Valentine’s Day should be a romance fest but can sometimes signal the end. Which is where the right legal solution can help.

What is meant to be the most romantic day of the year is also a popular time for many couples to call an end to their marriage. But with a variety of options available, divorce doesn’t always need to become a courtroom battle.

Valentine’s Day 2013 was a marketing opportunity for one enterprising divorce lawyer in Michigan. He decided to offer a free divorce to anyone who could come up with the most miserable, woeful and depressing story culminating in a separation. Potential ‘winners’ were invited to share their stories in the hope of being provided a totally free divorce. He received over 500 entries.

This is undoubtedly a very un-British approach to legal marketing but if the press is to be believed, it reflects the trend for more family breakdowns at this time of year. The hotbed of emotions and expectations surrounding Valentine’s Day can cause these breakdowns to be the angriest divorce lawyers see. The lawyer’s job is to see through those emotions and guide the client through the legal process.

There are now a range of options to resolve conflict which your lawyer can advise you of, allowing you to make an informed decision about the process which would best suit you and your family circumstances.

Mediation: Couples will attend mediation sessions with a fully trained mediator (often with a background in finance or family law) who will provide neutral guidance to the couple. Once an agreement has been reached, the mediator will produce a summary which the lawyers will (hopefully) implement.

Collaborative Law: Couples will each have their own lawyer to represent them in a series of round-table meetings. The lawyers make a ‘no court’ promise, and cannot act in the event that the collaborative process breaks down. Where necessary, third-party neutral advisors (financial planners, consultants to help manage the emotional journey, etc.) can be introduced so that the right professional is paid to do the best for the client.
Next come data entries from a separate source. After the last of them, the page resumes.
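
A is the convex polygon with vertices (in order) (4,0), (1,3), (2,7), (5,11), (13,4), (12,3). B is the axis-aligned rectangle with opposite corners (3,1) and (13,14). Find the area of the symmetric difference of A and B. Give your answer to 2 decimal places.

79.00

|A| = 72, |B| = 130, |A∩B| = 61.5.
|A △ B| = |A| + |B| − 2·|A∩B| = 72 + 130 − 123 = 79.00.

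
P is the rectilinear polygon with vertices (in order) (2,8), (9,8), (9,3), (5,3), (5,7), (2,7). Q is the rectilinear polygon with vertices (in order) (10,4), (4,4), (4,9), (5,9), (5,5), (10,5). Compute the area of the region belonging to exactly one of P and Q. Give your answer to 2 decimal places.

23.00

|P| = 23, |Q| = 10, |P∩Q| = 5.
|P △ Q| = |P| + |Q| − 2·|P∩Q| = 23 + 10 − 10 = 23.00.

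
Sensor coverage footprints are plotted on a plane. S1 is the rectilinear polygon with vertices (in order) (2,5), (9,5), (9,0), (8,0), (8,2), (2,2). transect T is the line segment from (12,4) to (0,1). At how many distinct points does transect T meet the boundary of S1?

2

The segment meets the boundary at (9,3.25), (4,2).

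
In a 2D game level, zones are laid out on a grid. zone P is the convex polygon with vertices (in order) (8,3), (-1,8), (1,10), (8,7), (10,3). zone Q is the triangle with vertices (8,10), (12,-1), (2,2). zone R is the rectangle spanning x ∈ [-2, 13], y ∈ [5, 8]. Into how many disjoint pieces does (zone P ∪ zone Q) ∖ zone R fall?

(zone P ∪ zone Q) ∖ zone R splits into 3 disjoint pieces (area 6.6667, area 2.2273, area 35.0795).

3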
Lawyer-To-Lawyer Negotiations: Again, each person has their own lawyer but there is an agreement to undertake the negotiations informally, often at a round-table meeting. If things cannot be agreed that way, the court might be relied upon.

Arbitration: The couple (via lawyers) appoint an arbitrator who will impose a decision on them. This can be particularly helpful in high-conflict divorces where the parties have busy schedules or wish to resolve matters away from the media.

Of course, for individuals who are vulnerable, face uncooperative, unreasonable or unrealistic ex-partners or are just really angry, litigation may still provide the best forum for managing the dispute. The key is for you to make that decision, having been informed about and guided through the various options available.